Voters in New York City just approved a ballot measure that could ease both city's election ills, though some worry it could create its own. Voters chose to overhaul the plurality-based election system that most city, county, state and national races use, replacing it with unconventional method called “ranked choice voting.” Headlines since have touted it as “a revolutionary voting system,” an anti-corruption measure, and a “huge win for democracy.”

But on paper, ranked choice voting (also known as instant runoff voting) is not an immediately radical change. Instead of choosing just one favorite, voters rank their preferences from first to last. Everyone's first choices are counted first, and if one candidate gets a majority of the first-choice votes, the counting ends. If not, the system goes into an "instant runoff": The last-place candidate is eliminated, and votes of those who ranked that candidate first are transferred to their second-choice candidates. That process continues until one candidate emerges with a majority of votes.

The nonprofit political committee Ranked Choice Voting for Colorado (RCV Colorado) is pushing municipalities across the state to adopt it, and it's got its eye specifically on Denver, especially now that New York City has paved the way for large cities. County Clerk Paul Lopez says ranked choice voting is one of several measures that his election modernization committee is considering; however, the clerk’s office has been hesitant to throw its full support behind it just yet, and it would require voters to approve a change to the city charter. The soonest it could be implemented is 2023.

Linda Templin, the executive director of RCV Colorado, says she turned to ranked choice voting after the "acrimonious and awful" 2016 presidential election. The organization she leads has since grown, funded by small donations.

"Candidates have to be more issue-focused," in ranked choice voting, Templin says. "If you want to win, you need to reach out to the other voters and say, 'Rank me number 1, but if not, rank me number 2.' You can’t just campaign to your base."

Templin says the system would have an overall moderating effect. "An extremist doesn’t win in ranked choice, because an extremist is nobody’s backup plan." It could also ease the risk of "spoiler" candidates splitting the vote and ultimately hurting the candidate their supporters would have chosen, since second-choice votes for candidates who are eliminated still count, she says.

Although New York City is the biggest city so far to implement ranked choice voting, it has been used in Australia for the past century. Maine implemented it in 2018 for all statewide and presidential races. Notable cities that use it for their municipal elections include Berkeley, Memphis, Minneapolis, San Francisco, St. Paul and Santa Fe.

What a ballot under ranked choice voting could look like.
FairVote.org
Colorado has already made some headway with the system, with a few stumbles along the way. Telluride adopted it in 2008, and the Secretary of State's Office modeled rules for using it based on that town's experience. Aspen City Council adopted it in 2009, but voters repealed it by referendum after a nine-way 2009 city council race.
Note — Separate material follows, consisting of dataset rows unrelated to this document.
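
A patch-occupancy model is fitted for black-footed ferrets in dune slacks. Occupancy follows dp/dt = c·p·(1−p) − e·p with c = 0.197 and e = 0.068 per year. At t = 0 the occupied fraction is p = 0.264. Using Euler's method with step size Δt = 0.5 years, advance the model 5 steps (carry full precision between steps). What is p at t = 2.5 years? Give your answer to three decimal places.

0.316

Update rule: p ← p + [c·p·(1−p) − e·p]·Δt with Δt = 0.5.
step 1: Δp = +0.01016, p = 0.27416
step 2: Δp = +0.01028, p = 0.28444
step 3: Δp = +0.01038, p = 0.29482
step 4: Δp = +0.01045, p = 0.30527
step 5: Δp = +0.01051, p = 0.31578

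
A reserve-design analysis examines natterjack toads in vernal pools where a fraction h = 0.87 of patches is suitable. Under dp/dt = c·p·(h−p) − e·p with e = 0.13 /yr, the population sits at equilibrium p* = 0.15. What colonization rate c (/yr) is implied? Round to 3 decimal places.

At equilibrium c(h−p*) = e, so c = e/(h−p*).
c = 0.13/(0.87 − 0.15) = 0.13/0.7200 = 0.1806.

0.181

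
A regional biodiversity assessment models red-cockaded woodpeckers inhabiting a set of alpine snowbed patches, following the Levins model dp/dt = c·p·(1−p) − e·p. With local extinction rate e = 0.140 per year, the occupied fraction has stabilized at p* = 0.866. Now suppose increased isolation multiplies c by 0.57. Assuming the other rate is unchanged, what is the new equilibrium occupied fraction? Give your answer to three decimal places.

Balance c(1−p*) = e gives c = e/(1 − 0.86600) = 0.140/0.13400 = 1.04478.
New p* = 1 − e/c = 1 − 0.14000/0.59552 = 0.76491.

0.765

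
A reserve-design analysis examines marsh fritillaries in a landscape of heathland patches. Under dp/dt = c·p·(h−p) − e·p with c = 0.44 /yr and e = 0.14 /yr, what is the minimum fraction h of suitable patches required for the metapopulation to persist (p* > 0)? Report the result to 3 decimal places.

0.318

p* = h − e/c is positive only when h > e/c.
h_min = e/c = 0.14/0.44 = 0.3182.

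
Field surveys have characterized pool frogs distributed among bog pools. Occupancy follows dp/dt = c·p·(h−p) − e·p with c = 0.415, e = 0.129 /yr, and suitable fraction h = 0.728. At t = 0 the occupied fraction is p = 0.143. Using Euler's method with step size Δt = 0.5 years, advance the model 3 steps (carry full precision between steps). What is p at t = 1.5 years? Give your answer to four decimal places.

0.1680

Update rule: p ← p + [c·p·(h−p) − e·p]·Δt with Δt = 0.5.
step 1: Δp = +0.00813, p = 0.15113
step 2: Δp = +0.00834, p = 0.15948
step 3: Δp = +0.00853, p = 0.16800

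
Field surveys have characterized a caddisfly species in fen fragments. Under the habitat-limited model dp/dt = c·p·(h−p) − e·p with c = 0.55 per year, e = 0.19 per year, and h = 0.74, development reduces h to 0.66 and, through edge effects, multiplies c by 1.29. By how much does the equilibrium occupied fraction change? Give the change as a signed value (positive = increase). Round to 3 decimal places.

-0.002

Before: p* = h − e/c = 0.74 − 0.19/0.55 = 0.74 − 0.3455 = 0.3945.
After: c = 0.7095, e = 0.19, h = 0.66; p* = 0.66 − 0.19/0.7095 = 0.3922.
Δp* = 0.3922 − 0.3945 = -0.0023.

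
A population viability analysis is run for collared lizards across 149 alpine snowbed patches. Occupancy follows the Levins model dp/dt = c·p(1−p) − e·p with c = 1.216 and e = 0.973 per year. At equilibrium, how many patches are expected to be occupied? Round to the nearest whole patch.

p* = 1 − e/c = 1 − 0.973/1.216 = 0.1998.
Expected occupied patches = N × p* = 149 × 0.1998 = 29.78 ≈ 30.

30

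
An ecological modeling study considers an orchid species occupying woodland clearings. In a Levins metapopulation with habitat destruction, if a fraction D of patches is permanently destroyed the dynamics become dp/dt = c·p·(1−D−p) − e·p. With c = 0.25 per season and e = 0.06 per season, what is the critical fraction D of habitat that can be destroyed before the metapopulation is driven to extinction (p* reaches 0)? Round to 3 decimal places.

0.760

The nontrivial equilibrium is p* = (1−D) − e/c; extinction occurs when this hits zero.
So D_crit = 1 − e/c = 1 − 0.06/0.25 = 1 − 0.2400 = 0.7600.
Note this equals the original equilibrium occupancy — the Levins extinction-debt result.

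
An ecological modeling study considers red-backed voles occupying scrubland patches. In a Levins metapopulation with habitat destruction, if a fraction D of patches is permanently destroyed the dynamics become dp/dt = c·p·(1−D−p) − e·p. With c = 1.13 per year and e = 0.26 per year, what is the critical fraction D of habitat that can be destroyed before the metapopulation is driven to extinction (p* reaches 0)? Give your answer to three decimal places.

The nontrivial equilibrium is p* = (1−D) − e/c; extinction occurs when this hits zero.
So D_crit = 1 − e/c = 1 − 0.26/1.13 = 1 − 0.2301 = 0.7699.
Note this equals the original equilibrium occupancy — the Levins extinction-debt result.

0.770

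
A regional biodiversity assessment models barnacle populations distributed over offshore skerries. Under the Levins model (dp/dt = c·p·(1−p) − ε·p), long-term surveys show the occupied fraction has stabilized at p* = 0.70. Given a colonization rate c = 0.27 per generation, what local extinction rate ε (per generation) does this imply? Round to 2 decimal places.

0.08

At equilibrium c(1−p*) = ε.
ε = 0.27 × (1 − 0.70) = 0.27 × 0.3000 = 0.0810.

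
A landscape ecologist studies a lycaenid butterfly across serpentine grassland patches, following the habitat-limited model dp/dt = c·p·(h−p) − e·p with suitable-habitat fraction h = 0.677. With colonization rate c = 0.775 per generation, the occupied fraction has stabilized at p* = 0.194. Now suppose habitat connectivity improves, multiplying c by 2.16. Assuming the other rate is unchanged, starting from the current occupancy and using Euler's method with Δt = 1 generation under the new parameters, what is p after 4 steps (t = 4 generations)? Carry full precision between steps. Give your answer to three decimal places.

Balance c(h−p*) = e gives e = 0.775×(0.677 − 0.19400) = 0.37433.
Starting from p₀ = 0.19400; update p ← p + (dp/dt)·Δt with the new parameters.
t = 1: p = 0.19400 + (+0.08424) = 0.27824
t = 2: p = 0.27824 + (+0.08158) = 0.35982
t = 3: p = 0.35982 + (+0.05636) = 0.41618
t = 4: p = 0.41618 + (+0.02592) = 0.44210

0.442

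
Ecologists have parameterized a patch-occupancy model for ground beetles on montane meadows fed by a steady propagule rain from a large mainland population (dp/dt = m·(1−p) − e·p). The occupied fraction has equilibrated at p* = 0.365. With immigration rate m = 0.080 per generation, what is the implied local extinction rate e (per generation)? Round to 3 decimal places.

At equilibrium m(1−p*) = e·p*, so e = m(1−p*)/p*.
e = 0.080 × 0.6350 / 0.365 = 0.1392.

0.139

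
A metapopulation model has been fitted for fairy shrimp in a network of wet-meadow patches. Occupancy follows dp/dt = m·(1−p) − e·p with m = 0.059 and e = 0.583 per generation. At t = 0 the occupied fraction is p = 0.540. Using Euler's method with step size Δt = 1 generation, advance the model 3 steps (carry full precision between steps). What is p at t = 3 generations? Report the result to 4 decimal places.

0.1125

Update rule: p ← p + [m·(1−p) − e·p]·Δt with Δt = 1.
step 1: Δp = -0.28768, p = 0.25232
step 2: Δp = -0.10299, p = 0.14933
step 3: Δp = -0.03687, p = 0.11246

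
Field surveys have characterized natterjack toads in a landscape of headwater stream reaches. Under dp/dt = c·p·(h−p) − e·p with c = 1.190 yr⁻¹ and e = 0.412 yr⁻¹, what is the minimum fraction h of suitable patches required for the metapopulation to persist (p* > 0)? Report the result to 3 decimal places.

0.346

p* = h − e/c is positive only when h > e/c.
h_min = e/c = 0.412/1.190 = 0.3462.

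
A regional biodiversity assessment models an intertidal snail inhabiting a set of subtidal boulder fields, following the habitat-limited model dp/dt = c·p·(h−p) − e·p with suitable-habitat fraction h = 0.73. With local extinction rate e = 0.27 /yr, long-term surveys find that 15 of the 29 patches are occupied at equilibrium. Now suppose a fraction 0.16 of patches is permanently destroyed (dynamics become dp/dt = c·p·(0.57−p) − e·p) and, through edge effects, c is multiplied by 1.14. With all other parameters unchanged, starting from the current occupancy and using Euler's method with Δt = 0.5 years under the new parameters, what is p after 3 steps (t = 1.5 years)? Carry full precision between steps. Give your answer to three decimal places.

Observed p* = 15/29 = 0.51724.
Balance c(h−p*) = e gives c = e/(0.73 − 0.51724) = 0.27/0.21276 = 1.26904.
Starting from p₀ = 0.51724; update p ← p + (dp/dt)·Δt with the new parameters.
p: 0.51724 → 0.46715  (Δp = -0.05009)
p: 0.46715 → 0.43884  (Δp = -0.02831)
p: 0.43884 → 0.42123  (Δp = -0.01761)

0.421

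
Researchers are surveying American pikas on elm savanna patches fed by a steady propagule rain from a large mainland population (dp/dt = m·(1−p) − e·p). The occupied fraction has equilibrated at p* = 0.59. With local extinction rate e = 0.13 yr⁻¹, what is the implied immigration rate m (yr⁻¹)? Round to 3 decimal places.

At equilibrium m(1−p*) = e·p*, so m = e·p*/(1−p*).
m = 0.13 × 0.59 / 0.4100 = 0.0767/0.4100 = 0.1871.

0.187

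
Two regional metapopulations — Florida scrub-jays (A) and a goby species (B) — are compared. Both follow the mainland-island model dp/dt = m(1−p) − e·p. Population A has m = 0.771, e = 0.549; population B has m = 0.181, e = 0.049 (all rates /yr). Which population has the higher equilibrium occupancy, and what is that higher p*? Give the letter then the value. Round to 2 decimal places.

B, 0.79

A: p*_A = m/(m+e) = 0.771/1.3200 = 0.5841.
B: p*_B = 0.181/0.2300 = 0.7870.
B is higher at 0.7870.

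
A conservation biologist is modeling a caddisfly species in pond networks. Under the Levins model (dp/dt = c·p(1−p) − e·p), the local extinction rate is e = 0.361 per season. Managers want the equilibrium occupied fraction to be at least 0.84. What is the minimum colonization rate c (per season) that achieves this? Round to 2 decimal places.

2.26

p* = 1 − e/c ≥ 0.84 requires e/c ≤ 0.1600, i.e. c ≥ e/0.1600.
c_min = 0.361/0.1600 = 2.2562.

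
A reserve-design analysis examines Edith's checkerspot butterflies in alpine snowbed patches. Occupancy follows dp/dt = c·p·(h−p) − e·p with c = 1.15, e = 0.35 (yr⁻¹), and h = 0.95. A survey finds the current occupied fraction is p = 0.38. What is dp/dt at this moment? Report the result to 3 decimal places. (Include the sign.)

Colonization term: c·p·(h−p) = 1.15×0.38×0.5700 = 0.24909.
Extinction term: e·p = 0.13300.
dp/dt = 0.24909 − 0.13300 = 0.11609.

0.116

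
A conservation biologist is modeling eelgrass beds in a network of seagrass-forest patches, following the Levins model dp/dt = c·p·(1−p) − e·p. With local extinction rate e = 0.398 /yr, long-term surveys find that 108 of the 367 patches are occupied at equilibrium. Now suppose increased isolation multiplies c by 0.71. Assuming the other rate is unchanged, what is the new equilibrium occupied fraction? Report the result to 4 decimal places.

Observed p* = 108/367 = 0.29428.
Balance c(1−p*) = e gives c = e/(1 − 0.29428) = 0.398/0.70572 = 0.56396.
New p* = 1 − e/c = 1 − 0.39800/0.40041 = 0.00602.

0.0060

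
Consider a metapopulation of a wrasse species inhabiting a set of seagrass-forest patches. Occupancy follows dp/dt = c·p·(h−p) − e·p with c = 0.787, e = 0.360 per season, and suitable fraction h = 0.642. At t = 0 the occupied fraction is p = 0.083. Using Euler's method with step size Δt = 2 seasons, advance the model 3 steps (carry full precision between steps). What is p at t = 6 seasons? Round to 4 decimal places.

0.1226

Update rule: p ← p + [c·p·(h−p) − e·p]·Δt with Δt = 2.
  1  |  dp/dt·Δt = +0.013269  |  p_1 = 0.096269
  2  |  dp/dt·Δt = +0.013380  |  p_2 = 0.109648
  3  |  dp/dt·Δt = +0.012930  |  p_3 = 0.122578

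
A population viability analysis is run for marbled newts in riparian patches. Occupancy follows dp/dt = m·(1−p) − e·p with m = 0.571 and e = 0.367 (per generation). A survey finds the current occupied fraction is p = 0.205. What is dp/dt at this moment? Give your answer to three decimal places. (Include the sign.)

0.379

Colonization term: m·(1−p) = 0.571×0.7950 = 0.45394.
Extinction term: e·p = 0.07523.
dp/dt = 0.45394 − 0.07523 = 0.37871.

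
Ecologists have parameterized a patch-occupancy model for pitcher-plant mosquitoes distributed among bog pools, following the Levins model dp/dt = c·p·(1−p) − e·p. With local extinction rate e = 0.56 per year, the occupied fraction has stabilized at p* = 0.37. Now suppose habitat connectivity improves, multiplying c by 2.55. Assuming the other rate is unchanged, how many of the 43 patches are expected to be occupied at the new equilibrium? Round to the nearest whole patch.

32

Balance c(1−p*) = e gives c = e/(1 − 0.37000) = 0.56/0.63000 = 0.88889.
New p* = 1 − e/c = 1 − 0.56000/2.26667 = 0.75294.
Expected occupied = 43 × 0.75294 = 32.38 ≈ 32.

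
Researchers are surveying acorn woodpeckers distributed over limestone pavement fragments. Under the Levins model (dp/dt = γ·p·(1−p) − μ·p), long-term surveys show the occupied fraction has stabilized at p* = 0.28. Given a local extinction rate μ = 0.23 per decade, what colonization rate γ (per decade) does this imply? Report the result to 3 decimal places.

At equilibrium γ(1−p*) = μ, so γ = μ/(1−p*).
γ = 0.23/(1 − 0.28) = 0.23/0.7200 = 0.3194.

0.319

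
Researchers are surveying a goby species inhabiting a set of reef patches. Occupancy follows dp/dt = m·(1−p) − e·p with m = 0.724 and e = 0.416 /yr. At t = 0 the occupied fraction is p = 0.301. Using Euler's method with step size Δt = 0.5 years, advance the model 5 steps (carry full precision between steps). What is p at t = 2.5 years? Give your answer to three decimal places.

0.630

Update rule: p ← p + [m·(1−p) − e·p]·Δt with Δt = 0.5.
step 1: Δp = +0.19043, p = 0.49143
step 2: Δp = +0.08188, p = 0.57331
step 3: Δp = +0.03521, p = 0.60853
step 4: Δp = +0.01514, p = 0.62367
step 5: Δp = +0.00651, p = 0.63018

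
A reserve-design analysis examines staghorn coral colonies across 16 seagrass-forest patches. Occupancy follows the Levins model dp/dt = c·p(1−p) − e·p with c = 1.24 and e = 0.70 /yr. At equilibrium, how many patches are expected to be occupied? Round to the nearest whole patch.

p* = 1 − e/c = 1 − 0.70/1.24 = 0.4355.
Expected occupied patches = N × p* = 16 × 0.4355 = 6.97 ≈ 7.

7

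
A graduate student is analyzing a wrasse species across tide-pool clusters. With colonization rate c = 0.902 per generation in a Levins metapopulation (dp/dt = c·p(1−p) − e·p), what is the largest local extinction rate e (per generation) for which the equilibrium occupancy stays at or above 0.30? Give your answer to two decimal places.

1 − e/c ≥ 0.30 ⇒ e ≤ c(1 − 0.30) = 0.902 × 0.7000.
e_max = 0.6314.

0.63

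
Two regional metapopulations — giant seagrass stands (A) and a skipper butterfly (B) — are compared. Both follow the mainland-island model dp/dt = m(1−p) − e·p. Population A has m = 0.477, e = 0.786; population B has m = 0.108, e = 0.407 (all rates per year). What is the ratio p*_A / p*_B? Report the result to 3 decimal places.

1.801

A: p*_A = m/(m+e) = 0.477/1.2630 = 0.3777.
B: p*_B = 0.108/0.5150 = 0.2097.
p*_A / p*_B = 0.3777/0.2097 = 1.8009.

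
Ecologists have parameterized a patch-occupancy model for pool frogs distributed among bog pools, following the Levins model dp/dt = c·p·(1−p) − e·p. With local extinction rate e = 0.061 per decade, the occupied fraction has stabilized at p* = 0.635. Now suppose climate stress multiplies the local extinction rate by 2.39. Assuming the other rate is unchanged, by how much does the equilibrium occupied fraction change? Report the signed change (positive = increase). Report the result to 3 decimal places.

Balance c(1−p*) = e gives c = e/(1 − 0.63500) = 0.061/0.36500 = 0.16712.
New p* = 1 − e/c = 1 − 0.14579/0.16712 = 0.12763.
Δp* = 0.12763 − 0.63500 = -0.50737.

-0.507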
Templin says its rollout there was botched, leaving voters confused.

She says her organization is also advocating for the system in Pueblo, Aurora, Broomfield and Basalt. Carbondale has used it for mayoral races since 2002, but there have never been more than two candidates since then. RCV Colorado is also trying to push it for Denver school board races and statewide primary elections.

While Templin acknowledges that ranked choice voting has a "granola stink" to it, she says conservatives like it, too. RCV Colorado representatives at the 2018 Western Conservative Summit demonstrated how ranked choice voting would work by encouraging attendees to use it to vote on their favorite action movie heroes, with a largely positive response. "People really responded to the idea of being able to vote their values," she says.

Detractors say that ranked choice voting creates too much confusion among voters and could result in ballots being incorrectly filled out or could even dissuade people from voting. It would also make elections difficult to track and count. Templin acknowledges that it would need a heavy educational component.

The election modernization committee Lopez created after he won his seat this year is looking at a number of steps to improve Denver's elections, most urgently at implementing the campaign finance reforms Denver voters approved in 2018. The committee is also "absolutely exploring" ranked choice voting, as Lopez puts it. He says ranked choice voting might make it easier for Denver to move its municipal elections to November instead of May. It would also save $800,000 to $1 million in runoff election costs.

However, Lopez says he'd like to see more studies about how ranked choice voting affects voter participation and engagement.

"We want to ensure equal representation, no matter what precinct you live in in this city," he says. "There’s been a lot of discussion on ranked choice voting being something that would help [promote] a diverse array of candidates; we need to make sure that it also is a tool that helps and focuses on communities of color as well, and make sure they have fair representation."